Since we kicked off the challenge on Thursday, three more blogs have mounted challenges:
And, as I type this, 61 ScienceBlogs readers have donated a grand total of $4,784, funding projects that will reach 1,329 students.
Of course, there are more students to be reached. If you’re the kind of person who likes to give a project the last chunk of change it needs, here are some projects that are within $100 of completion.
A Blog Around the Clock challenge, where Bora has chosen a wide array of proposals from teachers in high poverty schools in North Carolina:
Biology games (a cell game, a codon DNA game, a Messenger RNA game, and “gene rummy”) for a biology classroom, a proposal that just needs $74 more to become a reality.
Astronomy games for grade school students learning about the sun, moon, and stars, a project that will be fully funded once it gets $58 more.
Gene Expression challenge, where Razib presents projects to bring needed technology to a bunch of poor schools (especially, but not exclusively, in biology classrooms):
Electronic balances to replace rusted and outdated lab equipment in a science classroom in a high poverty high school in Mississippi, a project just $100 shy of the funding it needs.
Sciencewomen’s book challenge, where SciWo and Alice have selected a number of projects that would bring books to high poverty classrooms:
Materials for hands-on activities to help kids learn about waves, oceans, and landforms in a 5th grade classroom in a high poverty school in South Carolina, a project that will be ready to go once it gets $65 more.

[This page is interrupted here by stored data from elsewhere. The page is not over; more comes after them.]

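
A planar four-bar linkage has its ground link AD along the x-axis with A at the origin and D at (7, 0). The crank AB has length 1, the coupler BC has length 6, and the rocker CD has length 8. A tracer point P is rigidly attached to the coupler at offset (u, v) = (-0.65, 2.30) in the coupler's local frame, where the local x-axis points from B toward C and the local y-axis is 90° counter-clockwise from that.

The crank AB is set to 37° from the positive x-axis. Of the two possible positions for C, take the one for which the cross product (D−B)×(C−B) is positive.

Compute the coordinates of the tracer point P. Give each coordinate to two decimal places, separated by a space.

-1.59 0.52

A=(0,0), D=(7.00,0)
B = A + 1.00·(cos37°, sin37°) = (0.7986, 0.6018)
|BD| = 6.2305
circle(B,6.00) ∩ circle(D,8.00): a=0.8682, h=5.9368
  candidates: C₊=(2.2363,6.4270) cross=36.990; C₋=(1.0894,-5.3911) cross=-36.990
  mode + wants cross > 0 → take C=(2.2363,6.4270) (cross=36.990)
ex = (C−B)/|BC| = (0.2396,0.9709); ey = (-0.9709,0.2396)
P = B + -0.65·ex + 2.30·ey = (-1.5901,0.5218)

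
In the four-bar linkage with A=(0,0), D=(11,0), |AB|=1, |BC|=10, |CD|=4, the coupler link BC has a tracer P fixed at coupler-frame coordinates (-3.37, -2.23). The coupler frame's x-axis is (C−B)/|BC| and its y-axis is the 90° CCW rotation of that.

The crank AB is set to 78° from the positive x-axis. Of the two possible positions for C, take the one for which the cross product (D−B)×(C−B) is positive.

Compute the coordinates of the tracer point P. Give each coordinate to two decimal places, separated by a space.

A=(0,0), D=(11.00,0)
B = A + 1.00·(cos78°, sin78°) = (0.2079, 0.9781)
|BD| = 10.8363
circle(B,10.00) ∩ circle(D,4.00): a=9.2940, h=3.6907
  candidates: C₊=(9.7971,3.8149) cross=39.994; C₋=(9.1308,-3.5364) cross=-39.994
  mode + wants cross > 0 → take C=(9.7971,3.8149) (cross=39.994)
ex = (C−B)/|BC| = (0.9589,0.2837); ey = (-0.2837,0.9589)
P = B + -3.37·ex + -2.23·ey = (-2.3911,-2.1162)

-2.39 -2.12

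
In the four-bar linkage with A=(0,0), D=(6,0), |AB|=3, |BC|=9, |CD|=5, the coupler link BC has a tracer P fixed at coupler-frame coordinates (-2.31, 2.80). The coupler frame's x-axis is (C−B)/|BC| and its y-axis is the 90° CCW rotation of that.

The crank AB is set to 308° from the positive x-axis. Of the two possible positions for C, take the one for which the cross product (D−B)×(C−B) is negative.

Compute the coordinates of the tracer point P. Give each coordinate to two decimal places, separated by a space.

-0.75 0.18

A=(0,0), D=(6.00,0)
B = A + 3.00·(cos308°, sin308°) = (1.8470, -2.3640)
|BD| = 4.7787
circle(B,9.00) ∩ circle(D,5.00): a=8.2487, h=3.5999
  candidates: C₊=(7.2347,4.8451) cross=17.203; C₋=(10.7965,-1.4120) cross=-17.203
  mode - wants cross < 0 → take C=(10.7965,-1.4120) (cross=-17.203)
ex = (C−B)/|BC| = (0.9944,0.1058); ey = (-0.1058,0.9944)
P = B + -2.31·ex + 2.80·ey = (-0.7462,0.1759)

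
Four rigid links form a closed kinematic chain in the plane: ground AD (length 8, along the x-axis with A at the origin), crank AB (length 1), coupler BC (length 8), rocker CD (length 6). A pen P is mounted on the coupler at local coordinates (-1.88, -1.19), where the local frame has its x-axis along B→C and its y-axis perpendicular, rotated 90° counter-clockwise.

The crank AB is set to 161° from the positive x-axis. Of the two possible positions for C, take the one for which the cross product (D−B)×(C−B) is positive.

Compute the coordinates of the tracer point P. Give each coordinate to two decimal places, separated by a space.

A=(0,0), D=(8.00,0)
B = A + 1.00·(cos161°, sin161°) = (-0.9455, 0.3256)
|BD| = 8.9514
circle(B,8.00) ∩ circle(D,6.00): a=6.0397, h=5.2461
  candidates: C₊=(5.2810,5.3486) cross=46.960; C₋=(4.8994,-5.1368) cross=-46.960
  mode + wants cross > 0 → take C=(5.2810,5.3486) (cross=46.960)
ex = (C−B)/|BC| = (0.7783,0.6279); ey = (-0.6279,0.7783)
P = B + -1.88·ex + -1.19·ey = (-1.6616,-1.7810)

-1.66 -1.78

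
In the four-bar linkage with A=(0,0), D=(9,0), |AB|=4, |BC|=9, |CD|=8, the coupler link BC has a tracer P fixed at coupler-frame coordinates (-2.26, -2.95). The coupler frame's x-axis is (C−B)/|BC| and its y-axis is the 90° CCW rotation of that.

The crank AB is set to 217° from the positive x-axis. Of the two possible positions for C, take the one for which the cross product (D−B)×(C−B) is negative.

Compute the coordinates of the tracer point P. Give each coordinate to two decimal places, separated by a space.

A=(0,0), D=(9.00,0)
B = A + 4.00·(cos217°, sin217°) = (-3.1945, -2.4073)
|BD| = 12.4299
circle(B,9.00) ∩ circle(D,8.00): a=6.8988, h=5.7799
  candidates: C₊=(2.4542,4.5993) cross=71.843; C₋=(4.6930,-6.7416) cross=-71.843
  mode - wants cross < 0 → take C=(4.6930,-6.7416) (cross=-71.843)
ex = (C−B)/|BC| = (0.8764,-0.4816); ey = (0.4816,0.8764)
P = B + -2.26·ex + -2.95·ey = (-6.5959,-3.9042)

-6.60 -3.90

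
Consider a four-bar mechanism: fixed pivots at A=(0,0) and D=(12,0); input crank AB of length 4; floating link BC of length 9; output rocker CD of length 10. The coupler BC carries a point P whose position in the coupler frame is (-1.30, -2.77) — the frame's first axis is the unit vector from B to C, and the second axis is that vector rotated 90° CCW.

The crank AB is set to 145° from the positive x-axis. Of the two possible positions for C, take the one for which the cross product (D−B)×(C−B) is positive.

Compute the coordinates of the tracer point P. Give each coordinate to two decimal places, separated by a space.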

A collection of nonfiction book about plant and animal lifecycles for a 2nd grade classroom in a high poverty school in Southern California, an awesome classroom library that only needs $27 more to happen.
Christina’s LIS Rant challenge, which features a bunch of proposals from teachers in high poverty Maryland schools:
Books to encourage environmental education and critical thinking in a 9th grade English classroom in a school with an environmental science focus, in need of just $65 more to reach full funding.
Dr. Isis’s challenge, where Dr. Isis has included quite a few proposals from K-2 teachers:
Science supplies like graduated cylinders and thermometers for a 1st grade classroom in a high poverty school in Wisconsin, looking for just $63 more.